Negative array indicies and slice()
Andrew Robinson
andrew3 at r3dsolutions.com
Mon Oct 29 20:04:43 EDT 2012
On 10/29/2012 10:53 PM, Michael Torrie wrote:
> On 10/29/2012 01:34 PM, Andrew Robinson wrote:
>> No, I don't think it big and complicated. I do think it has timing
>> implications which are undesirable because of how *much* slices are used.
>> In an embedded target -- I have to optimize; and I will have to reject
>> certain parts of Python to make it fit and run fast enough to be useful.
> Since you can't port the full Python system to your embedded machine
> anyway, why not just port a subset of python and modify it to suit your
> needs right there in the C code. It would be a fork, yes,
You're exactly right; That's what I *know* I am faced with.
> Without a libc, an MMU on the CPU, and a kernel, it's not going to just compile and run.
I have libc. The MMU is a problem; but the compiler implements the
standard "C" math library; floats, though, instead of doubles. That's
the only problem -- there.
> What you want with slicing behavior changes has no
> place in the normal cPython implementation, for a lot of reasons. The
> main one is that it is already possible to implement what you are
> talking about in your own python class, which is a fine solution for a
> normal computer with memory and CPU power available.

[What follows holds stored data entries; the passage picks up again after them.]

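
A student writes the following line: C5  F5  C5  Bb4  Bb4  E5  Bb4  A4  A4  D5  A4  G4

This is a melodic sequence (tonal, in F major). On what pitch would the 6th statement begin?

E4

Unit = 4 notes; the statements start on C5, Bb4, A4, moving down a 2nd each time.
Extending the heads down a 2nd: G4 → F4 → E4.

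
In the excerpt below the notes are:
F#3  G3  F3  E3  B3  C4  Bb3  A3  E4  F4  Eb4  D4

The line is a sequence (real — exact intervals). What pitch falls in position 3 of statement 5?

Db5

The unit is 4 notes. Position-3 pitches of the 3 shown cells: F3, Bb3, Eb4.
Carrying that up a 4th forward: Ab4 → Db5.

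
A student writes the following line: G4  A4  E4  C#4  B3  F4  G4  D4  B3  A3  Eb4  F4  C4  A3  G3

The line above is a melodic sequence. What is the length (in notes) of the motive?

5

15 notes total. Splitting into 3 groups of 5:
G4 A4 E4 C#4 B3 | F4 G4 D4 B3 A3 | Eb4 F4 C4 A3 G3
Every group is a transposition down a 2nd of the one before; no shorter unit works.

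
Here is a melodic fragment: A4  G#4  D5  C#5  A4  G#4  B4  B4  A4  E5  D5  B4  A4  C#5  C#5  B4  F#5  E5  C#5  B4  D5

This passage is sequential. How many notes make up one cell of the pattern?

7

21 notes total. Splitting into 3 groups of 7:
A4 G#4 D5 C#5 A4 G#4 B4 | B4 A4 E5 D5 B4 A4 C#5 | C#5 B4 F#5 E5 C#5 B4 D5
Every group is a transposition up a 2nd of the one before; no shorter unit works.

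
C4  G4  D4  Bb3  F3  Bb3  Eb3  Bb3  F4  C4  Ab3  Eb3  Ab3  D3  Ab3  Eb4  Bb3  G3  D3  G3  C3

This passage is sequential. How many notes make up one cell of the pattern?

Try groups of 7 (3 cells in 21 notes):
C4 G4 D4 Bb3 F3 Bb3 Eb3 | Bb3 F4 C4 Ab3 Eb3 Ab3 D3 | Ab3 Eb4 Bb3 G3 D3 G3 C3
That's a consistent down a 2nd shift per cell, and no other grouping gives one.

7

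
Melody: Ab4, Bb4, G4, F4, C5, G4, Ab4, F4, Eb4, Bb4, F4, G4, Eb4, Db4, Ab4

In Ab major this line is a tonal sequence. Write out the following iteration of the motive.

Eb4 F4 Db4 C4 G4

With a 5-note motive the entries are Ab4, G4, F4, each down a 2nd from the previous.
Statement 4 starts on Eb4 and keeps the same diatonic contour: Eb4 F4 Db4 C4 G4.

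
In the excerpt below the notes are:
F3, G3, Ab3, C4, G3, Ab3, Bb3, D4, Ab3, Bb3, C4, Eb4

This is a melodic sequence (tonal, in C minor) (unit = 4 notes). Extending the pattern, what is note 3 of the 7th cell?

The unit is 4 notes. Position-3 pitches of the 3 shown cells: Ab3, Bb3, C4.
Each moves up a 2nd. Continuing: D4 → Eb4 → F4 → G4.

G4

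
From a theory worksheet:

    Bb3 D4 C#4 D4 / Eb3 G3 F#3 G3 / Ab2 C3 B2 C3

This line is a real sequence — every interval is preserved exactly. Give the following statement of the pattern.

Db2 F2 E2 F2

With a 4-note motive the entries are Bb3, Eb3, Ab2, each down a 5th from the previous.
So cell 4 is Db2 F2 E2 F2.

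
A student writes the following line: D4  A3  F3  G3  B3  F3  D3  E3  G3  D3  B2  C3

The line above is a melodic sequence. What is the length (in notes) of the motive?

There are 12 notes; a 4-note unit gives 3 cells:
D4 A3 F3 G3 | B3 F3 D3 E3 | G3 D3 B2 C3
Each cell is the previous one down a 3rd — so the unit is 4 notes.

4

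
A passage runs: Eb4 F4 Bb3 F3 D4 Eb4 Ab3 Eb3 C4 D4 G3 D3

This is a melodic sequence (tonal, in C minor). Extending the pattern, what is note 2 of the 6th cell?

The unit is 4 notes. Position-2 pitches of the 3 shown cells: F4, Eb4, D4.
Carrying that down a 2nd forward: C4 → Bb3 → Ab3.

Ab3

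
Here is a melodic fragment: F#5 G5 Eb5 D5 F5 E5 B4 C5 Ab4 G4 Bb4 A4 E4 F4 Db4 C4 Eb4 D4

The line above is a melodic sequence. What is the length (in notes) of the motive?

6

18 notes total. Splitting into 3 groups of 6:
F#5 G5 Eb5 D5 F5 E5 | B4 C5 Ab4 G4 Bb4 A4 | E4 F4 Db4 C4 Eb4 D4
Every group is a transposition down a 5th of the one before; no shorter unit works.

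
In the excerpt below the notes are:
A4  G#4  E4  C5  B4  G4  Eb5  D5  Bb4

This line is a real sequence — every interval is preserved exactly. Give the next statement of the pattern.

Taking 3-note groups, the heads are A4, C5, Eb5: the pattern moves up a 3rd.
Statement 4 starts on Gb5 and keeps the same exact contour: Gb5 F5 Db5.

Gb5 F5 Db5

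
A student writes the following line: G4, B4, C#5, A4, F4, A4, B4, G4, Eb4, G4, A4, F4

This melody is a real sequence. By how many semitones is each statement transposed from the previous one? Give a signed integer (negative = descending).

Taking 4-note groups, the heads are G4, F4, Eb4: the pattern moves down a 2nd.
G4 to F4 spans -2 semitones.

-2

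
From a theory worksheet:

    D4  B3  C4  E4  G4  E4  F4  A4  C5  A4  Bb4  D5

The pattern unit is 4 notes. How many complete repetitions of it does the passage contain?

3

12 notes in groups of 4 gives 12/4 = 3 statements.
Starts: D4, G4, C5 — each up a 4th.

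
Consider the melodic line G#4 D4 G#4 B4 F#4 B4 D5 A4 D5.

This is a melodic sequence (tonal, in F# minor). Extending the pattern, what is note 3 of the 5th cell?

Grouping in 3s, the 3rd note of each cell is G#4, B4, D5.
Each moves up a 3rd. Continuing: F#5 → A5.

A5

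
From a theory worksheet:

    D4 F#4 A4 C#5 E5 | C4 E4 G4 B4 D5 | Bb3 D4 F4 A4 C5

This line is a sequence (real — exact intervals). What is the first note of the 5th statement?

With a 5-note motive the entries are D4, C4, Bb3, each down a 2nd from the previous.
Extending the heads down a 2nd: Ab3 → Gb3.

Gb3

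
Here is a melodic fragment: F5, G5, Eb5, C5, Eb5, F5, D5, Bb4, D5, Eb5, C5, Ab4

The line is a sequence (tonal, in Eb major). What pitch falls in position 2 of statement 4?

D5

The unit is 4 notes. Position-2 pitches of the 3 shown cells: G5, F5, Eb5.
From Eb5, down a 2nd gives D5.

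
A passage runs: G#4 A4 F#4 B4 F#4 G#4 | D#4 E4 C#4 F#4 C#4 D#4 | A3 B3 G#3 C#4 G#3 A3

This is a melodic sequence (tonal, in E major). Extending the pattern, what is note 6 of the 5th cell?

B2

With 6-note cells, note 6 of each statement runs G#4, D#4, A3.
Extending down a 4th: E3 → B2.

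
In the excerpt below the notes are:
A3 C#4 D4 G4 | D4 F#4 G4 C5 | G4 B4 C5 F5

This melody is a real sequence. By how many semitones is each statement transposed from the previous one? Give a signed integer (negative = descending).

5

With a 4-note motive the entries are A3, D4, G4, each up a 4th from the previous.
A3 to D4 spans +5 semitones.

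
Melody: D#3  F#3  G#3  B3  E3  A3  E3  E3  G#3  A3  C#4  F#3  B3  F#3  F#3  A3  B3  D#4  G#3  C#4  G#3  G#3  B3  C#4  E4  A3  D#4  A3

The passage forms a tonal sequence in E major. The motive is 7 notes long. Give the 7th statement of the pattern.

With a 7-note motive the entries are D#3, E3, F#3, G#3, each up a 2nd from the previous.
Extending up a 2nd: A3 → B3 → C#4.
From C#4 the diatonic shape gives C#4 E4 F#4 A4 D#4 G#4 D#4.

C#4 E4 F#4 A4 D#4 G#4 D#4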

If the tests I outlined in the previous post inaccurately describe a
major performance improvement and at least a modest code size reduction;
or will *often* introduce bugs -- I *AGREE* with you.
Otherwise, I don't. I don't think wasting extra CPU power is a good
thing -- Extra CPU power can always be used by something else....
I won't belabor the point further. I'd love to see a counter example to
the specific criteria I just provided to IAN -- it would end my quest;
and be a good reference to point others to.